(Parte I) Identidade e diferença num mundo globalizado «A identidade nacional constrói-se numa dinâmica de confronto»
“Eu sou tu quando eu sou eu” (Paul Celan)
A identidade nacional (a portuguesa, em particular) resulta, inevitavelmente, dum processo de comparação com outras identidades e, em algumas circunstâncias, resulta numa reação de cariz mais bélica, quase numa tentativa última de afirmação da sua pertinência enquanto povo e nação.
A este propósito é muito interessante ver todo o processo de definição de uma identidade e marca. Podemos constatar na literatura antiga portuguesa uma procura por sinais divinos que atestem e/ou sustentem a ideia de Portugal como nação e como povo desejado por Deus para um propósito e para uma missão única e intransmissível. Esta procura de sentido, gerou, de forma mais ou menos evidente, a fabricação de narrativas algo mitolizadas, com toques epopeicos, podendo observar isso nas Crónicas de Fernão Lopes, passando pelos Os Lusíadas de Luís de Camões e, acabando, com A Mensagem de Fernando Pessoa.
Portugal, dada a sua situação e condição geográfica, encontra-se, particularmente durante a baixa Idade Média e, mais tarde, no período dos Filipes, numa procura de consolidar a sua independência e identidade numa luta com a sua (única) vizinha Espanha.
Volvidos aos tempos hodiernos, a inquietação que resulta do processo de globalização é da preservação de uma identidade local em detrimento de uma identidade global.
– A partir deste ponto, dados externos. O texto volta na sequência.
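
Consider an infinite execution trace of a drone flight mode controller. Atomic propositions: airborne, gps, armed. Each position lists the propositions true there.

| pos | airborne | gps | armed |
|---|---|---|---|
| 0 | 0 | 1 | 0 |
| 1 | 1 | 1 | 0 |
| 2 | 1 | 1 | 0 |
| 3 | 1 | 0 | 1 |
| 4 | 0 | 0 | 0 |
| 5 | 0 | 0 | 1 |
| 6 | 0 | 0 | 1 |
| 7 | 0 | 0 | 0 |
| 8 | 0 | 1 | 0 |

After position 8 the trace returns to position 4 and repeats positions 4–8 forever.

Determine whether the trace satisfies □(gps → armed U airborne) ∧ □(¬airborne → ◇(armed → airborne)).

Does not hold

gps → armed U airborne must hold at every position from 0 onward. It fails at position 0, so □(gps → armed U airborne) is false.
Positions where gps holds: 0, 1, 2, 8.
Check armed U airborne at each: 0→fails, 1→ok, 2→ok, 8→fails.
¬airborne → ◇(armed → airborne) holds at every position 0..8, and those are all positions ever visited, so □(¬airborne → ◇(armed → airborne)) holds.
Positions where ¬airborne holds: 0, 4, 5, 6, 7, 8.
Check ◇(armed → airborne) at each: 0→ok, 4→ok, 5→ok, 6→ok, 7→ok, 8→ok.
At position 0: □(gps → armed U airborne) is false; □(¬airborne → ◇(armed → airborne)) is true; so □(gps → armed U airborne) ∧ □(¬airborne → ◇(armed → airborne)) is false.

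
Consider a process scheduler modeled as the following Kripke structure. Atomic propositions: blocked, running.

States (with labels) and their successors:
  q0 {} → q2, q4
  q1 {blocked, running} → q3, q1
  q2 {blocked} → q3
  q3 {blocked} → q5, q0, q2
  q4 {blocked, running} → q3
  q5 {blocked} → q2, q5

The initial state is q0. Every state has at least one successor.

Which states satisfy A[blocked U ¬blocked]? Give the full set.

States satisfying blocked: {q1, q2, q3, q4, q5}.
States satisfying ¬blocked: {q0}.
States satisfying A[blocked U ¬blocked]: {q0}.

{q0}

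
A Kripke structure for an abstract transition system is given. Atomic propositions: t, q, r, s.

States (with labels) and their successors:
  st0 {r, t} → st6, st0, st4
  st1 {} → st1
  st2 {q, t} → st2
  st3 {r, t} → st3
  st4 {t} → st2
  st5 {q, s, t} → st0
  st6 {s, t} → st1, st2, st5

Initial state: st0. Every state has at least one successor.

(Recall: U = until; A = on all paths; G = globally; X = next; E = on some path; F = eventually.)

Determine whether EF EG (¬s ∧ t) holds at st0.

Yes

States satisfying EG (¬s ∧ t): {st0, st2, st3, st4}.
States satisfying EF EG (¬s ∧ t): {st0, st2, st3, st4, st5, st6}.
Some path from st0 reaches a state where EG (¬s ∧ t) holds.
st0 ∈ Sat(EF EG (¬s ∧ t)).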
Convém reforçar que estas não deverão ser vistas como contrárias, mas como complementares, procurando cada uma ser e dar o melhor de si para que ascenda uma identidade mais inclusiva e agregante.
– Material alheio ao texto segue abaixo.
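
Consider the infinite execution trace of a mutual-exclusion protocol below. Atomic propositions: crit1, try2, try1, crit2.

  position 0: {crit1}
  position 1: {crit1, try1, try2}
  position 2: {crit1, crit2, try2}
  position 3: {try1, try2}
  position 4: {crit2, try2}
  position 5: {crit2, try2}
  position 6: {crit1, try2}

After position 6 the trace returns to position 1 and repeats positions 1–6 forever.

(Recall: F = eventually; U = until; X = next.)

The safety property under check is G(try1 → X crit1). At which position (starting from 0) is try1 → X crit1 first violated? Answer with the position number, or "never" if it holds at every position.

Check try1 → X crit1 at each position in order: 0 ✓, 1 ✓, 2 ✓.
At position 3 the labels are {try1, try2} and the next position 4 has {crit2, try2}, so try1 → X crit1 is false there. This is the first violation.

3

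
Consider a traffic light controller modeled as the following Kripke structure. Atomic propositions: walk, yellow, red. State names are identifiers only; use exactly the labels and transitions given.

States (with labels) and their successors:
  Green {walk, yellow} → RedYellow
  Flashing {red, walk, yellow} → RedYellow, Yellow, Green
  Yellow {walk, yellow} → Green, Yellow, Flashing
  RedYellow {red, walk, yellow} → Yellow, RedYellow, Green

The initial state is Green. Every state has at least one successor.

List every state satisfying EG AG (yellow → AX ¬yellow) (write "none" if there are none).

none

States satisfying AG (yellow → AX ¬yellow): ∅.
States satisfying EG AG (yellow → AX ¬yellow): ∅.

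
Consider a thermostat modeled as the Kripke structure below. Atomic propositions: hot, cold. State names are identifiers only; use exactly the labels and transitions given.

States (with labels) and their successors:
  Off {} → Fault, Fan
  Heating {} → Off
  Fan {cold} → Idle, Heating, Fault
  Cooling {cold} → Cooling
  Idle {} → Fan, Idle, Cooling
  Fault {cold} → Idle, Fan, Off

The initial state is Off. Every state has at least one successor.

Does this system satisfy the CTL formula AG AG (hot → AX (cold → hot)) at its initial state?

States satisfying AG (hot → AX (cold → hot)): {Off, Heating, Fan, Cooling, Idle, Fault}.
States satisfying AG AG (hot → AX (cold → hot)): {Off, Heating, Fan, Cooling, Idle, Fault}.
Every state reachable from Off satisfies AG (hot → AX (cold → hot)).
Off ∈ Sat(AG AG (hot → AX (cold → hot))).

Holds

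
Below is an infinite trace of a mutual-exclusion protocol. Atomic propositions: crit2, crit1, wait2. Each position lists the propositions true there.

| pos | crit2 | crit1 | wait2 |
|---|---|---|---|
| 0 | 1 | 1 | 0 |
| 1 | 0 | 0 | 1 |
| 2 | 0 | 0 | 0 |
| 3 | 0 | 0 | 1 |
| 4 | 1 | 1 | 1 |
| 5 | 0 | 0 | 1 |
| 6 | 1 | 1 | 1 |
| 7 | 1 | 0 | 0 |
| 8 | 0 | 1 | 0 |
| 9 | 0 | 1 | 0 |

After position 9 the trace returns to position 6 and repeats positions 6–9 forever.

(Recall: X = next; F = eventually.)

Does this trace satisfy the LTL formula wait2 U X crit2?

No

Walking from position 0: at position 0, X crit2 has not yet held and wait2 fails, so wait2 U X crit2 is false.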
Maalouf relembra o perigo para a procrastinação em chegar a uma definição, mais ou menos contundente e transversal, de uma (nova ou renovada) identidade que responda, assertivamente, aos anseios, aos sonhos e aos desejos de uma sociedade que se quer mais altruísta, mais inclusiva, mais solidária, mais edificante e mais humanizada. Diz ele:
“Na era da globalização, com esta mistura acelerada, vertiginosa, que nos envolve a todos, impõe-se uma nova conceção de identidade – urgentemente! Não podemos contentar-nos em impor aos milhares de milhões de humanos desamparados a escolha entre a afirmação descomedida da sua identidade e a perda de toda a identidade, entre integrismo e desintegração. Ora, é isso que implica a conceção que ainda prevalece neste domínio. Se os nossos contemporâneos não forem encorajados a assumir as suas múltiplas pertenças, se não conseguirem conciliar a sua necessidade de identidade com uma abertura franca e descomplexada às diferentes culturas, sentir-se-ão obrigados a escolher entre a negação de si mesmos e a negação do outro, estaremos a formar legiões de loucos sanguinários, legiões de alucinados” (MAALOUF, 2023, p. 39).